Nachhaltigkeit
in der Tiefkühlwirtschaft
Nachhaltiges Wirtschaften soll die ökologischen Lebensgrundlagen erhalten und gleichzeitig zu mehr Wohlstand und sozialer Gerechtigkeit führen. In der Lebensmittelbranche und insbesondere in der Tiefkühlwirtschaft spielt Nachhaltigkeit seit vielen Jahren eine wichtige Rolle.
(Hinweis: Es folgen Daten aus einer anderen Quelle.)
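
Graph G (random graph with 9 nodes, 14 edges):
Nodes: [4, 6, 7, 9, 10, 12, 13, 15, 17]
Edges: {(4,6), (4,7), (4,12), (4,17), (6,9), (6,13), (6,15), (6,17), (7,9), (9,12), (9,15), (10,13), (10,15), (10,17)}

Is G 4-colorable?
Yes, G is 4-colorable

A valid 4-coloring: color 1: [6, 7, 10, 12]; color 2: [4, 9, 13]; color 3: [15, 17].
(χ(G) = 3 ≤ 4.)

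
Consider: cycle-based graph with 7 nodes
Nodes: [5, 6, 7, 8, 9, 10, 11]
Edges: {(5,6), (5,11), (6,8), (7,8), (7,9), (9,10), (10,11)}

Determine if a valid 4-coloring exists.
Yes, G is 4-colorable

A valid 4-coloring: color 1: [6, 7, 11]; color 2: [5, 8, 9]; color 3: [10].
(χ(G) = 3 ≤ 4.)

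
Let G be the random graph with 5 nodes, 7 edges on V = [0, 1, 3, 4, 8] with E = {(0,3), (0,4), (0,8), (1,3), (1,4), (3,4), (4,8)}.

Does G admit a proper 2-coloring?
The clique on vertices [0, 4, 8] has size 3 > 2, so it alone needs 3 colors.

No, G is not 2-colorable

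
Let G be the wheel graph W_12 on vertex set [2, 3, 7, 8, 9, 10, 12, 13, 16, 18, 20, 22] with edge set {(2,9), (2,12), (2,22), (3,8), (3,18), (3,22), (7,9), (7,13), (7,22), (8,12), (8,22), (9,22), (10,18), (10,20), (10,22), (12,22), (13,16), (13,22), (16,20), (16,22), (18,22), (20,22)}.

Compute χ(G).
Clique number ω(G) = 3 (lower bound: χ ≥ ω).
Odd cycle [18, 3, 8, 12, 2, 9, 7, 13, 16, 20, 10] needs 3 colors (χ ≥ 3).
Vertex 22 is adjacent to every vertex of [2, 3, 7, 8, 9, 10, 12, 13, 16, 18, 20], which already need 3 colors among themselves, so 22 needs a new color (χ ≥ 4).
The coloring below uses 4 colors, so χ(G) = 4.
A valid 4-coloring: color 1: [22]; color 2: [2, 7, 8, 18, 20]; color 3: [3, 9, 10, 12, 13]; color 4: [16].

χ(G) = 4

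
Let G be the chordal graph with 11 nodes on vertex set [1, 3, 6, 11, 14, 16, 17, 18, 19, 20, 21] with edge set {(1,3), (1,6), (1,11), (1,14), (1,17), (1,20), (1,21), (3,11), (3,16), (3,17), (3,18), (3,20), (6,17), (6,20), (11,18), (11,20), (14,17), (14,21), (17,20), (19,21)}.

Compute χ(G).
Clique number ω(G) = 4 (lower bound: χ ≥ ω).
The clique on [1, 3, 17, 20] has size 4, forcing χ ≥ 4, and the coloring below uses 4 colors, so χ(G) = 4.
A valid 4-coloring: color 1: [1, 16, 18, 19]; color 2: [3, 6, 14]; color 3: [20, 21]; color 4: [11, 17].

χ(G) = 4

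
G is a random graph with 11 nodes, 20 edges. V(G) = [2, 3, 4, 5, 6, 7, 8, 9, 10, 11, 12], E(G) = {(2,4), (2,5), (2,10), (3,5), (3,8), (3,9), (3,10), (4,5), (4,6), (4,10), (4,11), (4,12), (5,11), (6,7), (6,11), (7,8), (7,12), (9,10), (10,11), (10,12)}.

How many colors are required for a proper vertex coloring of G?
χ(G) = 3

Clique number ω(G) = 3 (lower bound: χ ≥ ω).
The clique on [3, 9, 10] has size 3, forcing χ ≥ 3, and the coloring below uses 3 colors, so χ(G) = 3.
A valid 3-coloring: color 1: [5, 6, 8, 10]; color 2: [3, 4, 7]; color 3: [2, 9, 11, 12].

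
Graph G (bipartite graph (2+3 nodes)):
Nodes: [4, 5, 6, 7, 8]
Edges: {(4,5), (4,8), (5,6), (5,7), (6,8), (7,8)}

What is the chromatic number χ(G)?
χ(G) = 2

Clique number ω(G) = 2 (lower bound: χ ≥ ω).
The graph is bipartite (no odd cycle), so 2 colors suffice: χ(G) = 2.
A valid 2-coloring: color 1: [5, 8]; color 2: [4, 6, 7].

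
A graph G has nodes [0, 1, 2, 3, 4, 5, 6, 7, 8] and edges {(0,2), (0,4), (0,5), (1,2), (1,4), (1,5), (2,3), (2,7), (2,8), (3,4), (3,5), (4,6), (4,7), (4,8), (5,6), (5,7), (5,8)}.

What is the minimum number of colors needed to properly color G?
χ(G) = 2

Clique number ω(G) = 2 (lower bound: χ ≥ ω).
The graph is bipartite (no odd cycle), so 2 colors suffice: χ(G) = 2.
A valid 2-coloring: color 1: [2, 4, 5]; color 2: [0, 1, 3, 6, 7, 8].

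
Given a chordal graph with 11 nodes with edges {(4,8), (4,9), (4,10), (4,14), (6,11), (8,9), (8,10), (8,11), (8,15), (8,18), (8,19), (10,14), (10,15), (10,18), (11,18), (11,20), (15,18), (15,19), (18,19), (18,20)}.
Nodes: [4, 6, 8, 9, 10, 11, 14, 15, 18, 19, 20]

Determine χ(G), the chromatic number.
Clique number ω(G) = 4 (lower bound: χ ≥ ω).
The clique on [8, 10, 15, 18] has size 4, forcing χ ≥ 4, and the coloring below uses 4 colors, so χ(G) = 4.
A valid 4-coloring: color 1: [6, 8, 14, 20]; color 2: [4, 18]; color 3: [9, 10, 11, 19]; color 4: [15].

χ(G) = 4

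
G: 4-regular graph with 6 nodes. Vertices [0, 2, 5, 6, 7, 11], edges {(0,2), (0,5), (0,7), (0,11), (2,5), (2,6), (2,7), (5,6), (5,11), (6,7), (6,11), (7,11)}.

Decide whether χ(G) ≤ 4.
A valid 4-coloring: color 1: [2, 11]; color 2: [5, 7]; color 3: [0, 6].
(χ(G) = 3 ≤ 4.)

Yes, G is 4-colorable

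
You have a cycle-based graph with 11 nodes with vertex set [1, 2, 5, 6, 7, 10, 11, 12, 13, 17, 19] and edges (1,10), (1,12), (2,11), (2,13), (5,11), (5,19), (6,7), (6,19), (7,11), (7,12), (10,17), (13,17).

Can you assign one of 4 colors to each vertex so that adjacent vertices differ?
A valid 4-coloring: color 1: [10, 11, 12, 13, 19]; color 2: [1, 2, 5, 7, 17]; color 3: [6].
(χ(G) = 3 ≤ 4.)

Yes, G is 4-colorable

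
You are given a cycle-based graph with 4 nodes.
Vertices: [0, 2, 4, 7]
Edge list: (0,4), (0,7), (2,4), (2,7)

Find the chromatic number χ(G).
χ(G) = 2

Clique number ω(G) = 2 (lower bound: χ ≥ ω).
The graph is bipartite (no odd cycle), so 2 colors suffice: χ(G) = 2.
A valid 2-coloring: color 1: [0, 2]; color 2: [4, 7].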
Im Fokus stehen dabei eine höhere Energie- und Ressourceneffizienz, die Reduktion von Treibhausgasemissionen, eine nachhaltige Beschaffung von Rohwaren sowie die Anpassung an den demografischen und gesellschaftlichen Wandel. Nachhaltigkeit wird dabei sowohl als wichtiger Beitrag zur langfristigen Zukunftssicherung als auch als Impuls für Wertschöpfung und Innovation betrachtet. Dies zeigen auch die Ergebnisse der Branchenbefragung aus dem Jahr 2016, die im Rahmen des „Branchenleitfadens Nachhaltigkeit in der Tiefkühlwirtschaft“ veröffentlicht wurden. Der Branchenleitfaden entstand in Zusammenarbeit mit dem Zentrum für nachhaltige Unternehmensführung (ZNU), einem anwendungsorientierten Forschungsinstitut innerhalb der Wirtschaftsfakultät der Universität Witten/Herdecke mit langjähriger Expertise im Bereich Nachhaltigkeit auf Unternehmens- und Produktebene.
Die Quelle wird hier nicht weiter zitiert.